[Tylko u nas] Tomasz Terlikowski: Pierożki z płodów, czyli o podzielonej moralności

Są wypowiedzi tak bezsensowne, że nie sposób ich sensownie skomentować, a jednocześnie na tyle ukazujące rzeczywistość, że skomentowania wymagające. Tak jest z tweetem Samuela Nowaka, działacza Partii Razem i rzecznika prasowego Instytutu Psychologii UJ.
zęby, otwory gębowe [Tylko u nas] Tomasz Terlikowski: Pierożki z płodów, czyli o podzielonej moralności
zęby, otwory gębowe / Pixabay.com

Kilka dni temu na Twitterze Nowak wyraził opinię na temat znaczenia istot ludzkich na płodowym etapie życia. „Płód nie jest człowiekiem, więc who cares? Mogą nawet robić z płodów farsz do pierożków, co za różnica?” – oznajmił. Zacząć należy od tego, że z punktu widzenia niemal każdego współczesnego systemu etycznego jest to opinia bzdurna. Nawet jeśli bowiem uznaje się, że płód człowiekiem nie jest (a w sensie ścisłym uznaje się, że choć należy do gatunku ludzkiego – co jest faktem bezspornym – to nie jest osobą i/lub nie przysługują mu pewne podstawowe prawa człowieka, w tym prawo do życia), to i tak nie traktuje się jego tkanek jak jakichkolwiek innych tkanek roślinnych lub zwierzęcych. Z samego faktu tego, że są to tkanki ludzkie, należy im się odpowiednie traktowanie. Nie ma systemu prawnego i moralnego, przynajmniej w świecie zachodnim, który uznawałby, że ludzkie zarodki czy płody są całkowicie pozbawione znaczenia moralnego, i to do tego stopnia, że można z nich uczynić dowolny użytek. Z perspektywy filozofii czy etyki klasycznej, zakorzenionej w myśleniu chrześcijańskim i łacińskim, opinia Nowaka jest nie tylko fałszywa, absurdalna, ale i skandaliczna, bowiem oznacza ona, że traktuje się istotę, która jest w pełni człowiekiem (a konkretniej posiada ludzką godność, jest osobą), jak coś całkowicie pozbawionego znaczenia. I to musi rodzić oburzenie. 

 

Podzielona moralność

Niestety – i tu dochodzimy do drugiego elementu tej analizy – oburzenie to jest coraz mniej zrozumiałe, bowiem żyjemy w świecie, w którym jedność doświadczenia moralnego przestała już istnieć. Świat zachodni funkcjonuje w radykalnie odmiennych systemach etycznych, opartych na innych założeniach, posługujących się innymi metodami analizy rzeczywistości i różnych aksjologiach. Systemy te – w pewnych kwestiach – są nie tylko sprzeczne we wnioskach, ocenach moralnych, ale także w postrzeganiu rzeczywistości, jej zakorzenienia moralnego, a nawet źródłach moralności i fundamentalnym rozumieniu rzeczywistości. Jeśli sprzeczność myślenia i analizy zachodzi już na tym poziomie – to ostateczne porozumienie może okazać się niemożliwe. A nawet głębiej: może okazać się, że systemy te są dla siebie wzajemnie – przynajmniej na poziomie debaty społecznej – niezrozumiałe i nieakceptowalne. 

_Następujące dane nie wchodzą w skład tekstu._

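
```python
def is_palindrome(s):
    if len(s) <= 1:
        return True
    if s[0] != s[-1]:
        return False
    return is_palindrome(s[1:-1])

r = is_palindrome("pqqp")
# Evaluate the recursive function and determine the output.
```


is_palindrome("pqqp")
"pqqp": s[0]='p' == s[-1]='p' -> is_palindrome("qq")
"qq": s[0]='q' == s[-1]='q' -> is_palindrome("")
"": len <= 1 -> True
= True


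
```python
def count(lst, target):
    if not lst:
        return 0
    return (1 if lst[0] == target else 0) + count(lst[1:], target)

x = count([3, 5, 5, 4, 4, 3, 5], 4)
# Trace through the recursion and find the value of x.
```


count([3, 5, 5, 4, 4, 3, 5], 4)
lst[0]=3 != 4: 0 + count([5, 5, 4, 4, 3, 5], 4)
lst[0]=5 != 4: 0 + count([5, 4, 4, 3, 5], 4)
lst[0]=5 != 4: 0 + count([4, 4, 3, 5], 4)
lst[0]=4 == 4: 1 + count([4, 3, 5], 4)
lst[0]=4 == 4: 1 + count([3, 5], 4)
lst[0]=3 != 4: 0 + count([5], 4)
lst[0]=5 != 4: 0 + count([], 4)
= 2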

I wiele wskazuje na to, że w takiej właśnie sytuacji się znajdujemy. Zdecydowani obrońcy życia odwołujący się do myślenia metafizycznego kompletnie nie są w stanie zrozumieć odmiennego systemu moralnego opartego na myśleniu utylitarnym czy pragmatycznym i uznają go za nihilistyczny. Z drugiej strony zwolennicy radykalnego utylitaryzmu, często połączonego z jakimiś formami głębokiego myślenia ewolucyjnego, nie są w stanie zaakceptować, że w myśleniu metafizycznym nie chodzi o zniewolenie kogokolwiek, ale o ochronę godności jednych przeciwko postulatom drugich. W debacie publicznej często podkreśla się, że spór dotyczy tego, czy w analizie moralnej wyżej stoi wolność kobiety, czy godność istoty ludzkiej w jej łonie, ale w gruncie rzeczy problem sięga głębiej i dotyczy tego, jak rozumiemy wolność, godność, człowieczeństwo, jakie są źródła moralności, a nawet, jak rozumiemy świat. Jedna moralność już nie istnieje, żyjemy w odmiennych aksjologicznie i ontycznie światach.

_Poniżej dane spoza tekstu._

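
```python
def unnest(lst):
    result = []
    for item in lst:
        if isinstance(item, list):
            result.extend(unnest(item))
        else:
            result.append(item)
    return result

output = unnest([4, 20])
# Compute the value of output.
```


unnest([4, 20])
Processing each element:
  4 is not a list -> append 4
  20 is not a list -> append 20
= [4, 20]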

Diagnoza ta nie kończy jednak rozumowania. Tak się bowiem składa, że musimy żyć w jednym realnym świecie, musimy stworzyć jeden – w miarę spójny system prawny i wreszcie musimy funkcjonować jako społeczeństwo. To zaś wymaga szukania choćby zupełnie podstawowych zasad etyki globalnej, uniwersalnej, pluralistycznej. Wielu próbowało ją stworzyć, wielu próbowało jej szukać, ale wciąż nie ma odpowiedzi na pytania, na ile w ogóle jest to możliwe i jak budować system prawny, w którym żadna ze stron tego sporu nie będzie się czuła ograniczona w swoich prawach, a także nie będzie miała wrażenia, że najbardziej fundamentalne zasady jej myślenia są lekceważone. 

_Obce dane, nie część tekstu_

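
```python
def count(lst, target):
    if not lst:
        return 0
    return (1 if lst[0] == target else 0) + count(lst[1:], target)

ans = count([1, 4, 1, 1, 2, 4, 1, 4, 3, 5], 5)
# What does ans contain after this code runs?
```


count([1, 4, 1, 1, 2, 4, 1, 4, 3, 5], 5)
lst[0]=1 != 5: 0 + count([4, 1, 1, 2, 4, 1, 4, 3, 5], 5)
lst[0]=4 != 5: 0 + count([1, 1, 2, 4, 1, 4, 3, 5], 5)
lst[0]=1 != 5: 0 + count([1, 2, 4, 1, 4, 3, 5], 5)
lst[0]=1 != 5: 0 + count([2, 4, 1, 4, 3, 5], 5)
lst[0]=2 != 5: 0 + count([4, 1, 4, 3, 5], 5)
lst[0]=4 != 5: 0 + count([1, 4, 3, 5], 5)
lst[0]=1 != 5: 0 + count([4, 3, 5], 5)
lst[0]=4 != 5: 0 + count([3, 5], 5)
lst[0]=3 != 5: 0 + count([5], 5)
lst[0]=5 == 5: 1 + count([], 5)
= 1


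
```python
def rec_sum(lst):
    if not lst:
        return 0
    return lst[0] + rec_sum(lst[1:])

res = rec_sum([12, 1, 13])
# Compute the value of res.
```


rec_sum([12, 1, 13])
= 12 + rec_sum([1, 13])
= 12 + 1 + rec_sum([13])
= 12 + 1 + 13 + rec_sum([])
= 12 + 1 + 13 + 0
= 26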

Jak się zdaje, myślenie papieża także zmierza w kierunku próby budowania bardziej wspólnej moralności. Franciszek opiera ją na zasadach ekologicznych, próbując oprzeć uzasadnienie tradycyjnych norm moralnych na odmiennym fundamencie. I niezależnie od tego, jak ocenia się skuteczność tej metody, warto ją zauważyć i docenić. Innej drogi niż szukanie wspólnego języka i obrazowania jak się zdaje nie ma. Narzucenie innym swojej moralności nie zdaje na dłuższą metę egzaminu, a z perspektywy katolickiej i konserwatywnej warto zauważyć, że w większości krajów Zachodniej Europy to odmienna od chrześcijańskiej etyka bywa narzucana jako obowiązująca chrześcijanom. Proces ten raczej nabiera rozpędu, niż wyhamowuje. 
 


 

POLECANE
Izrael dopuścił się ludobójstwa stwierdza raport ONZ z ostatniej chwili
"Izrael dopuścił się ludobójstwa" stwierdza raport ONZ

Niezależna Międzynarodowa Komisja Śledcza ONZ ds. Okupowanych Terytoriów Palestyńskich, w tym Wschodniej Jerozolimy i Izraela opublikowała we wtorek raport, w którym orzekła, że działania Izraela w Strefie Gazy wyczerpują znamiona ludobójstwa. Izrael sprzeciwia się tym ustaleniom.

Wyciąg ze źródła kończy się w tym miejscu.